HTC introduced two new Google Android smartphones, the HTC Desire HD and HTC Desire Z, both geared for the European and Asian markets.
The company also revamped its Sense user interface and launched HTCSense.com, a portal that lets users control the Sense UI on their Android smartphones.
HTC is best known among mobile phone watchers in the United States as the hardware maker who helped put Android on the map two years ago with the first device based on Google’s fledgling OS, the T-Mobile G1.
Since the G1, the phone maker has pumped out one popular Android phone after another, including the myTouch 3G, Aria, Desire, Hero, Droid Incredible and the HTC Evo 4G.
To wit, HTC’s Desire HD appears to be a version of the Evo 4G, which impressed consumers with its 4.3-inch display. The Desire HD also sports a 4.3-inch LCD screen for viewing all manner of multimedia content.
The Desire HD is powered by a new chip, a 1GHz Qualcomm 8255 Snapdragon processor. The device includes an 8-megapixel camera with dual-flash and enables 720p HD video recording.
The HTC Desire Z sports a “pop hinge” that opens to reveal a QWERTY keyboard. This device, which uses the new 800 MHz Qualcomm 7230 processor, also includes 720p HD video recording and a 5-megapixel camera with automatic flash.
HTC said it will begin selling the Desire HD and Desire Z through mobile operators and retailers in Europe and Asia in October 2010. The HTC Desire Z will ship in North America later this year.
See pictures of the devices here.
HTC also upgraded its popular Sense UI, which helps users aggregate social network contacts and organize widgets and apps on several customizable homescreens.
For example, the new Sense camera UI will let users people record HD videos or edit images with “fun camera effects.” HTC Sense also sports an improved electronic reader that lets users highlight, annotate and search for definitions or translate unfamiliar terms.
Accompanying the new UI is HTCSense.com, which lets users manage their phone apps from their HTC phone or their personal computer.
Users can locate a missing phone by triggering the handset to ring loudly, or flag its location on a map. Users can remotely lock and wipe data on lost or stolen handsets, send a message to the phone to arrange its return or forward calls and texts to another device.

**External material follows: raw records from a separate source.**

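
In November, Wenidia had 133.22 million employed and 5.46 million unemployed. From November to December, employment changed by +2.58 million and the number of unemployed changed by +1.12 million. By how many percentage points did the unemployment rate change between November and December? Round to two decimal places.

November: labor force = 133.22 + 5.46 = 138.68; u = 5.46/138.68 = 3.94%.
December: labor force = 135.80 + 6.58 = 142.38; u = 6.58/142.38 = 4.62%.
Change = 4.62% − 3.94% = +0.68 pp.

The unemployment rate changed by +0.68 percentage points.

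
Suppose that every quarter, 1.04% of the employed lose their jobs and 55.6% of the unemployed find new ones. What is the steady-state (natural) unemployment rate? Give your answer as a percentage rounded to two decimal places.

At steady state the flows balance: s·E = f·U, so U/(E+U) = s/(s+f).
u* = 1.04 / (1.04 + 55.6) = 1.04 / 56.64 = 1.84%.

Steady-state unemployment rate ≈ 1.84%.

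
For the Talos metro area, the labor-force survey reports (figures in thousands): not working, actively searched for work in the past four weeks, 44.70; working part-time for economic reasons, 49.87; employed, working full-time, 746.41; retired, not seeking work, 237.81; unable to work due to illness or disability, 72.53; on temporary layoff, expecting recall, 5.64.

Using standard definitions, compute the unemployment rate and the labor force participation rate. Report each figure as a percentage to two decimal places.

Unemployment rate ≈ 5.95%; labor force participation rate ≈ 73.18%.

Employed = 49.87 + 746.41 = 796.28 thousand (anyone who worked, including part-time for economic reasons, counts as employed).
Unemployed = 44.70 + 5.64 = 50.34 thousand (jobless and actively searching, or on temporary layoff).
Labor force = 796.28 + 50.34 = 846.62 thousand.
Not in labor force = 237.81 + 72.53 = 310.34 thousand (those not working and not actively searching are outside the labor force).
Civilian working-age population = 846.62 + 310.34 = 1,156.96 thousand.
Unemployment rate = 50.34 / 846.62 = 5.95%.
Labor force participation rate = 846.62 / 1,156.96 = 73.18%.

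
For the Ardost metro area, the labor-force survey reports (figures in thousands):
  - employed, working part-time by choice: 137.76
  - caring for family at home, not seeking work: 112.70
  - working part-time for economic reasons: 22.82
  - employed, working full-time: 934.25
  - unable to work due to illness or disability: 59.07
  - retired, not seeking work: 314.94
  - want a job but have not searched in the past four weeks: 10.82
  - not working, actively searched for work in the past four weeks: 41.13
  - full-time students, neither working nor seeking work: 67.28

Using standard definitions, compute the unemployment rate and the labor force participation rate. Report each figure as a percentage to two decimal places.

Employed = 137.76 + 22.82 + 934.25 = 1,094.83 thousand (anyone who worked, including part-time for economic reasons, counts as employed).
Unemployed = 41.13 thousand.
Labor force = 1,094.83 + 41.13 = 1,135.96 thousand.
Not in labor force = 112.70 + 59.07 + 314.94 + 10.82 + 67.28 = 564.81 thousand (those not working and not actively searching are outside the labor force — including those who want a job but have given up searching).
Civilian working-age population = 1,135.96 + 564.81 = 1,700.77 thousand.
Unemployment rate = 41.13 / 1,135.96 = 3.62%.
Labor force participation rate = 1,135.96 / 1,700.77 = 66.79%.

Unemployment rate ≈ 3.62%; labor force participation rate ≈ 66.79%.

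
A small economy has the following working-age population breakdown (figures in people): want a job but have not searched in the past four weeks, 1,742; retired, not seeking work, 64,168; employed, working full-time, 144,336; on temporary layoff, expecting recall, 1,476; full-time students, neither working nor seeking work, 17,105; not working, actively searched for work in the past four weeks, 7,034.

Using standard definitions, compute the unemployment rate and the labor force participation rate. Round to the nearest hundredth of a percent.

Unemployment rate ≈ 5.57%; labor force participation rate ≈ 64.80%.

Employed = 144,336.
Unemployed = 1,476 + 7,034 = 8,510 (jobless and actively searching, or on temporary layoff).
Labor force = 144,336 + 8,510 = 152,846.
Not in labor force = 1,742 + 64,168 + 17,105 = 83,015 (those not working and not actively searching are outside the labor force — including those who want a job but have given up searching).
Civilian working-age population = 152,846 + 83,015 = 235,861.
Unemployment rate = 8,510 / 152,846 = 5.57%.
Labor force participation rate = 152,846 / 235,861 = 64.80%.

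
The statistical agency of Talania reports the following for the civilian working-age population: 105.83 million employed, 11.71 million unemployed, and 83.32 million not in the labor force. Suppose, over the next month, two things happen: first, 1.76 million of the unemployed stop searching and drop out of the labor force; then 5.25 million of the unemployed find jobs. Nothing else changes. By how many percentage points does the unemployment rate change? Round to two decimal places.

The unemployment rate changes by −5.90 percentage points.

Initially, labor force = 105.83 + 11.71 = 117.54 million, so u = 11.71/117.54 = 9.96%.
After the first change, unemployed and labor force both fall by 1.76 → E = 105.83, U = 9.95, labor force = 115.78 million.
After the second change, unemployed falls and employed rises by 5.25; labor force unchanged → E = 111.08, U = 4.70, labor force = 115.78 million.
New unemployment rate = 4.70 / 115.78 = 4.06%.
Change = 4.06% − 9.96% = −5.90 percentage points.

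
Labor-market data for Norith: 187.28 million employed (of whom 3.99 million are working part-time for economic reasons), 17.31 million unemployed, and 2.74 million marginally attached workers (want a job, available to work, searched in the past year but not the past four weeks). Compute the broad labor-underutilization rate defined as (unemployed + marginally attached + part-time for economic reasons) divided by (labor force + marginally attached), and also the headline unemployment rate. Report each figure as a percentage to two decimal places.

Labor force = 187.28 + 17.31 = 204.59 million.
Numerator = 17.31 + 2.74 + 3.99 = 24.04 million.
Denominator = 204.59 + 2.74 = 207.33 million.
Broad rate = 24.04 / 207.33 = 11.60%.
Headline unemployment rate = 17.31 / 204.59 = 8.46%.

Broad underutilization rate ≈ 11.60%; headline unemployment rate ≈ 8.46%.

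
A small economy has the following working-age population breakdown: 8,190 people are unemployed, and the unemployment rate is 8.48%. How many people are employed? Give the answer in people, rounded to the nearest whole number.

Labor force = U / u = 8,190 / 0.0848 ≈ 96,580.
Employed = labor force − unemployed = 96,580 − 8,190 = 88,390.

About 88,390 are employed.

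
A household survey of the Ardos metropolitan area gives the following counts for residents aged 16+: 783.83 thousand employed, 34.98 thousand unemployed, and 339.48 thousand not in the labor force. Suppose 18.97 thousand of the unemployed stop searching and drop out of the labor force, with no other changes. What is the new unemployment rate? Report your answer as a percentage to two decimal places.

New unemployment rate ≈ 2.00%.

Initially, labor force = 783.83 + 34.98 = 818.81 thousand, so u = 34.98/818.81 = 4.27%.
After the change, unemployed and labor force both fall by 18.97 → E = 783.83, U = 16.01, labor force = 799.84 thousand.
New unemployment rate = 16.01 / 799.84 = 2.00%.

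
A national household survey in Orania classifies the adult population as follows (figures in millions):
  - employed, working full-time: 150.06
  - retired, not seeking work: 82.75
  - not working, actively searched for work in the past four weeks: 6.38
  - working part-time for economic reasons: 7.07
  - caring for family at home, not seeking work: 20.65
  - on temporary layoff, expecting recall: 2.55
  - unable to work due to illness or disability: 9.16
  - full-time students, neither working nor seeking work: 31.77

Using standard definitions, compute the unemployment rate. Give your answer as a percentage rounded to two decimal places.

Unemployment rate ≈ 5.38%.

Employed = 150.06 + 7.07 = 157.13 million (anyone who worked, including part-time for economic reasons, counts as employed).
Unemployed = 6.38 + 2.55 = 8.93 million (jobless and actively searching, or on temporary layoff).
Labor force = 157.13 + 8.93 = 166.06 million.
Unemployment rate = 8.93 / 166.06 = 5.38%.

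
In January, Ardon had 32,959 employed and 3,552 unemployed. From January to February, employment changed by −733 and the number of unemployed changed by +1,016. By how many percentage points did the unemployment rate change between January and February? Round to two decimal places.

The unemployment rate changed by +2.69 percentage points.

January: labor force = 32,959 + 3,552 = 36,511; u = 3,552/36,511 = 9.73%.
February: labor force = 32,226 + 4,568 = 36,794; u = 4,568/36,794 = 12.42%.
Change = 12.42% − 9.73% = +2.69 pp.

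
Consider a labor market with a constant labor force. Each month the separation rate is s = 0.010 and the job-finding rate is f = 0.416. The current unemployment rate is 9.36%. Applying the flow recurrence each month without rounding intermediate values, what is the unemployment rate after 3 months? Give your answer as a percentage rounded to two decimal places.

With a fixed labor force, u_{t+1} = u_t + s·(1−u_t) − f·u_t = u_t·(1−s−f) + s.
Here 1−s−f = 0.574 and s = 0.010.
u_1 = 0.093600 × 0.574 + 0.010 = 0.063726.
u_2 = 0.063726 × 0.574 + 0.010 = 0.046579.
u_3 = 0.046579 × 0.574 + 0.010 = 0.036736.

Unemployment rate after three months ≈ 3.67%.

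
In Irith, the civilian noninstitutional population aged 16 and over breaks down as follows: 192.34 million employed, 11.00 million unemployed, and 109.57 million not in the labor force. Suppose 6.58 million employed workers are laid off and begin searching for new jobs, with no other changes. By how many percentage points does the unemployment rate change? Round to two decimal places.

The unemployment rate changes by +3.24 percentage points.

Initially, labor force = 192.34 + 11.00 = 203.34 million, so u = 11.00/203.34 = 5.41%.
After the change, employed falls and unemployed rises by 6.58; labor force unchanged → E = 185.76, U = 17.58, labor force = 203.34 million.
New unemployment rate = 17.58 / 203.34 = 8.65%.
Change = 8.65% − 5.41% = +3.24 percentage points.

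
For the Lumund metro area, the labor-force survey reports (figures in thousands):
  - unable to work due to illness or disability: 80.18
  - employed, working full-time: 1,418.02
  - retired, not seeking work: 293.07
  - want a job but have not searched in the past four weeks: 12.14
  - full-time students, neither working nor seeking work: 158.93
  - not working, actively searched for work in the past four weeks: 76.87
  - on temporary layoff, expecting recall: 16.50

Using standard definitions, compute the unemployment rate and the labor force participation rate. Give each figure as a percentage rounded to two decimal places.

Unemployment rate ≈ 6.18%; labor force participation rate ≈ 73.52%.

Employed = 1,418.02 thousand.
Unemployed = 76.87 + 16.50 = 93.37 thousand (jobless and actively searching, or on temporary layoff).
Labor force = 1,418.02 + 93.37 = 1,511.39 thousand.
Not in labor force = 80.18 + 293.07 + 12.14 + 158.93 = 544.32 thousand (those not working and not actively searching are outside the labor force — including those who want a job but have given up searching).
Civilian working-age population = 1,511.39 + 544.32 = 2,055.71 thousand.
Unemployment rate = 93.37 / 1,511.39 = 6.18%.
Labor force participation rate = 1,511.39 / 2,055.71 = 73.52%.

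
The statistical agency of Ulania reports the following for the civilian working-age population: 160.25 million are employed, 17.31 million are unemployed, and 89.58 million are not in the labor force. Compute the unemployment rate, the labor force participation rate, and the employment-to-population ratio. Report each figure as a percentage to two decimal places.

Labor force = employed + unemployed = 160.25 + 17.31 = 177.56 million.
Working-age population = 177.56 + 89.58 = 267.14 million.
Unemployment rate = 17.31 / 177.56 = 9.75%.
Labor force participation rate = 177.56 / 267.14 = 66.47%.
Employment-population ratio = 160.25 / 267.14 = 59.99%.

Unemployment rate ≈ 9.75%; labor force participation rate ≈ 66.47%; employment-population ratio ≈ 59.99%.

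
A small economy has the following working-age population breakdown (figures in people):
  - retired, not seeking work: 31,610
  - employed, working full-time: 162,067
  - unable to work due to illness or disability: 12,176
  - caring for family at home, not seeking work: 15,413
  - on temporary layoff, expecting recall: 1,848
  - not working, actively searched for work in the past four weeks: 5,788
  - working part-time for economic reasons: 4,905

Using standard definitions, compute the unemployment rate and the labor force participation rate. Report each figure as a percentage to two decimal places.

Unemployment rate ≈ 4.37%; labor force participation rate ≈ 74.68%.

Employed = 162,067 + 4,905 = 166,972 (anyone who worked, including part-time for economic reasons, counts as employed).
Unemployed = 1,848 + 5,788 = 7,636 (jobless and actively searching, or on temporary layoff).
Labor force = 166,972 + 7,636 = 174,608.
Not in labor force = 31,610 + 12,176 + 15,413 = 59,199 (those not working and not actively searching are outside the labor force).
Civilian working-age population = 174,608 + 59,199 = 233,807.
Unemployment rate = 7,636 / 174,608 = 4.37%.
Labor force participation rate = 174,608 / 233,807 = 74.68%.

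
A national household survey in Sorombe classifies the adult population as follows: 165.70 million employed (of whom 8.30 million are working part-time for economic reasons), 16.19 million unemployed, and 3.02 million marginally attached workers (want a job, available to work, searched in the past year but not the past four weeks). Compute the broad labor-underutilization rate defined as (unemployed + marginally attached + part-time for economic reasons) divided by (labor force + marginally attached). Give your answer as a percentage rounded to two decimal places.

Broad underutilization rate ≈ 14.88%.

Labor force = 165.70 + 16.19 = 181.89 million.
Numerator = 16.19 + 3.02 + 8.30 = 27.51 million.
Denominator = 181.89 + 3.02 = 184.91 million.
Broad rate = 27.51 / 184.91 = 14.88%.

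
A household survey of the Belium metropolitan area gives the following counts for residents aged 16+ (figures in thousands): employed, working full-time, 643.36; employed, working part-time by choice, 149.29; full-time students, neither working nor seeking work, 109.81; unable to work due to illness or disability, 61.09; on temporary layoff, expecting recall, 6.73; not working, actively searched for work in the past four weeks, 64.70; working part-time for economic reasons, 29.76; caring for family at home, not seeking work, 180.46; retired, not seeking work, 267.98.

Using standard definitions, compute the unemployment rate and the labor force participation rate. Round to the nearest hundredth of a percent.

Unemployment rate ≈ 7.99%; labor force participation rate ≈ 59.07%.

Employed = 643.36 + 149.29 + 29.76 = 822.41 thousand (anyone who worked, including part-time for economic reasons, counts as employed).
Unemployed = 6.73 + 64.70 = 71.43 thousand (jobless and actively searching, or on temporary layoff).
Labor force = 822.41 + 71.43 = 893.84 thousand.
Not in labor force = 109.81 + 61.09 + 180.46 + 267.98 = 619.34 thousand (those not working and not actively searching are outside the labor force).
Civilian working-age population = 893.84 + 619.34 = 1,513.18 thousand.
Unemployment rate = 71.43 / 893.84 = 7.99%.
Labor force participation rate = 893.84 / 1,513.18 = 59.07%.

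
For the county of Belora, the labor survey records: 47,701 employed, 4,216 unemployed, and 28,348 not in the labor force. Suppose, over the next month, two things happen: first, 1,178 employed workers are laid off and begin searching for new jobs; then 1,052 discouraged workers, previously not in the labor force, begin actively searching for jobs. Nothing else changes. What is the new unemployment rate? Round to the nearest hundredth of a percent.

Initially, labor force = 47,701 + 4,216 = 51,917, so u = 4,216/51,917 = 8.12%.
After the first change, employed falls and unemployed rises by 1,178; labor force unchanged → E = 46,523, U = 5,394, labor force = 51,917.
After the second change, unemployed and labor force both rise by 1,052 → E = 46,523, U = 6,446, labor force = 52,969.
New unemployment rate = 6,446 / 52,969 = 12.17%.

New unemployment rate ≈ 12.17%.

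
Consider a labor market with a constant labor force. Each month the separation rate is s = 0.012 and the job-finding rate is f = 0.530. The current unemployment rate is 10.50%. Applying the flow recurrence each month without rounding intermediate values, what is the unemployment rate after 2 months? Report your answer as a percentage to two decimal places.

With a fixed labor force, u_{t+1} = u_t + s·(1−u_t) − f·u_t = u_t·(1−s−f) + s.
Here 1−s−f = 0.458 and s = 0.012.
u_1 = 0.105000 × 0.458 + 0.012 = 0.060090.
u_2 = 0.060090 × 0.458 + 0.012 = 0.039521.

Unemployment rate after two months ≈ 3.95%.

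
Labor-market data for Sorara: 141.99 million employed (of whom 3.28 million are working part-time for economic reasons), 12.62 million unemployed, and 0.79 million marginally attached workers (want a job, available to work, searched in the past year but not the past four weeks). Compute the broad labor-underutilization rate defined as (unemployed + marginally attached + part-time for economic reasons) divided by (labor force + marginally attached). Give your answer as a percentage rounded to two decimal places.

Labor force = 141.99 + 12.62 = 154.61 million.
Numerator = 12.62 + 0.79 + 3.28 = 16.69 million.
Denominator = 154.61 + 0.79 = 155.40 million.
Broad rate = 16.69 / 155.40 = 10.74%.

Broad underutilization rate ≈ 10.74%.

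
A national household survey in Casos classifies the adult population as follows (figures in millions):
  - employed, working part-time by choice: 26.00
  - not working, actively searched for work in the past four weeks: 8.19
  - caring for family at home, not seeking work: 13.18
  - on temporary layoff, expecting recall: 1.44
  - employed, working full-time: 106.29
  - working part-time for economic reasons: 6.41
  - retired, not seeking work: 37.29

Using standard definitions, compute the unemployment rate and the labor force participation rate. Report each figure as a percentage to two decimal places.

Unemployment rate ≈ 6.49%; labor force participation rate ≈ 74.61%.

Employed = 26.00 + 106.29 + 6.41 = 138.70 million (anyone who worked, including part-time for economic reasons, counts as employed).
Unemployed = 8.19 + 1.44 = 9.63 million (jobless and actively searching, or on temporary layoff).
Labor force = 138.70 + 9.63 = 148.33 million.
Not in labor force = 13.18 + 37.29 = 50.47 million (those not working and not actively searching are outside the labor force).
Civilian working-age population = 148.33 + 50.47 = 198.80 million.
Unemployment rate = 9.63 / 148.33 = 6.49%.
Labor force participation rate = 148.33 / 198.80 = 74.61%.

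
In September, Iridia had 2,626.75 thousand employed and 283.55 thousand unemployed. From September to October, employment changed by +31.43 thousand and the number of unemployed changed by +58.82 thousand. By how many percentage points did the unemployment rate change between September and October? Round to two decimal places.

September: labor force = 2,626.75 + 283.55 = 2,910.30; u = 283.55/2,910.30 = 9.74%.
October: labor force = 2,658.18 + 342.37 = 3,000.55; u = 342.37/3,000.55 = 11.41%.
Change = 11.41% − 9.74% = +1.67 pp.

The unemployment rate changed by +1.67 percentage points.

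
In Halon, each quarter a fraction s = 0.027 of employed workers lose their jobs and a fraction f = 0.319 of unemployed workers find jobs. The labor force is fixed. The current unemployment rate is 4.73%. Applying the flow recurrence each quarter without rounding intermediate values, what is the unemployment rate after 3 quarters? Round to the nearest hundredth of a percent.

With a fixed labor force, u_{t+1} = u_t + s·(1−u_t) − f·u_t = u_t·(1−s−f) + s.
Here 1−s−f = 0.654 and s = 0.027.
u_1 = 0.047300 × 0.654 + 0.027 = 0.057934.
u_2 = 0.057934 × 0.654 + 0.027 = 0.064889.
u_3 = 0.064889 × 0.654 + 0.027 = 0.069437.

Unemployment rate after three quarters ≈ 6.94%.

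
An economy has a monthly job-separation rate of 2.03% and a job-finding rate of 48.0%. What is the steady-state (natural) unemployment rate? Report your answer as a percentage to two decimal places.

Steady-state unemployment rate ≈ 4.06%.

At steady state the flows balance: s·E = f·U, so U/(E+U) = s/(s+f).
u* = 2.03 / (2.03 + 48.0) = 2.03 / 50.03 = 4.06%.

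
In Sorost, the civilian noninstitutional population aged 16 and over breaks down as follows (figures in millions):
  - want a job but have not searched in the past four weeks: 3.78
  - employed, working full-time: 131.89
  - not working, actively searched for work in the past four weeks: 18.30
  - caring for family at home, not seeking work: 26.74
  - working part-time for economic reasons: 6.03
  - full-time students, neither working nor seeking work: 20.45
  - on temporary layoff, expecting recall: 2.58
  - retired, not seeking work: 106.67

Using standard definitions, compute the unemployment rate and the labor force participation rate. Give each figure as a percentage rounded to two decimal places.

Unemployment rate ≈ 13.15%; labor force participation rate ≈ 50.18%.

Employed = 131.89 + 6.03 = 137.92 million (anyone who worked, including part-time for economic reasons, counts as employed).
Unemployed = 18.30 + 2.58 = 20.88 million (jobless and actively searching, or on temporary layoff).
Labor force = 137.92 + 20.88 = 158.80 million.
Not in labor force = 3.78 + 26.74 + 20.45 + 106.67 = 157.64 million (those not working and not actively searching are outside the labor force — including those who want a job but have given up searching).
Civilian working-age population = 158.80 + 157.64 = 316.44 million.
Unemployment rate = 20.88 / 158.80 = 13.15%.
Labor force participation rate = 158.80 / 316.44 = 50.18%.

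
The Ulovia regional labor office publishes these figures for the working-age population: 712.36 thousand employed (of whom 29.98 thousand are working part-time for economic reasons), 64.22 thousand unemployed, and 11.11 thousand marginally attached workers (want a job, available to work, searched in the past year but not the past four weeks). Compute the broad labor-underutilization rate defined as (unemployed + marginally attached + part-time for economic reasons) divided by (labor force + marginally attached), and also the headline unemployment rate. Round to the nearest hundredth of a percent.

Labor force = 712.36 + 64.22 = 776.58 thousand.
Numerator = 64.22 + 11.11 + 29.98 = 105.31 thousand.
Denominator = 776.58 + 11.11 = 787.69 thousand.
Broad rate = 105.31 / 787.69 = 13.37%.
Headline unemployment rate = 64.22 / 776.58 = 8.27%.

Broad underutilization rate ≈ 13.37%; headline unemployment rate ≈ 8.27%.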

For users tired of waiting in lines at retail stores to get a phone configured, the HTCSense.com portal also allows users to set up a new HTC phone or access contacts, text messages and call history from a PC browser.
HTCSense.com could be a nice differentiator for the phone maker as it seeks to compete with rivals Motorola and Samsung, the other two leading makers of Android smartphones. However, given Android’s rise in 2010, all three phone makers look to be beneficiaries of a growing hunger for Android handsets.